4. Not Optimizing an Image

If there is a photo of a black cat on your website, then make sure you optimise it to say that it is a black cat. When Google crawls your page, it won’t be able to recognise images and it will of course be able to recognise the text that says what the image is.

Optimising images will mean that you could potentially get organic traffic from the likes of Google Images. Companies that haven’t optimised images on their website could potentially be losing a lot of custom.

5. Focusing Too Much on SEO and Not Enough on Your Audience

Focusing on your audience more than SEO is of big importance. A lot of businesses end up keyword stuffing and writing optimised content that doesn’t seem relatable and/or won’t keep a user on a page for a long period of time.

Keep your main focus on helping out your audience or providing great content that they will want to read. This will naturally gain social shares, and the bounce rate will be increased, indicating to Google that the piece is reliable, trustworthy and great content without being completely optimised for search engines.

6. Improper Indexing of Your Pages

What it is: We all want Google to rank our pages higher.
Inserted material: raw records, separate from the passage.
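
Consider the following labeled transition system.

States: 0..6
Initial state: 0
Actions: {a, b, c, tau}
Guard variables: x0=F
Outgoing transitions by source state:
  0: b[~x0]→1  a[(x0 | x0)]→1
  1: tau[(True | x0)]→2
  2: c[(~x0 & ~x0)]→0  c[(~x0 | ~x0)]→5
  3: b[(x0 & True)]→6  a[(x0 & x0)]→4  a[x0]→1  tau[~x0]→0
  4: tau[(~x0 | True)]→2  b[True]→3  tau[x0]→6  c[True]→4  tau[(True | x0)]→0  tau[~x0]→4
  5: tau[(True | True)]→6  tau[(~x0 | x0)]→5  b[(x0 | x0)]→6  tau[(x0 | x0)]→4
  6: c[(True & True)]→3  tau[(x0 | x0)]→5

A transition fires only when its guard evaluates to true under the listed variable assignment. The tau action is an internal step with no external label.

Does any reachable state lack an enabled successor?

Reach set: {0,1,2,3,5,6}
  0: b→1  [1 out]
  1: tau→2  [1 out]
  2: c→0  c→5  [2 out]
  3: tau→0  [1 out]
  5: tau→5  tau→6  [2 out]
  6: c→3  [1 out]

Answer: DEADLOCK-FREE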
But Google’s hands can’t rank what its bots can’t see.

The best way to see if you have any indexation issues is to use Google Search Console.
In the absolute vast majority of cases, your indexation problem will be internal: perhaps the page hasn’t been allowed in your robots.txt file by a developer working on the page, or a NOINDEX tag has been added to a page.

A DNS error or a 404 error is the most likely culprits for your pages not being indexed, and Search Console will show as much in its “Error” column.

Simply removing the NOINDEX tag manually for the pages in question, or allowing them in robots.txt, and allowing some time for Google bot to recrawl in peace, will get those pages to show up without a hitch.

If you end up in a situation where the entirety of your website is patently crawlable, with index tags, but still the actual Google search gives you only a fraction of the results you expect – you might have been hit by a manual action.

Start the recovery process by running a full web site-wide audit.

Using an audit tool, you’ll get a nice layout of your website’s SEO health, with all of the pages that are and aren’t indexed in there.

See what pages are violating Google’s best practices, and which simply didn’t have the correct tagging and/or robots instructions. It’s generally a good practice to check your website for crawling issues every month or so.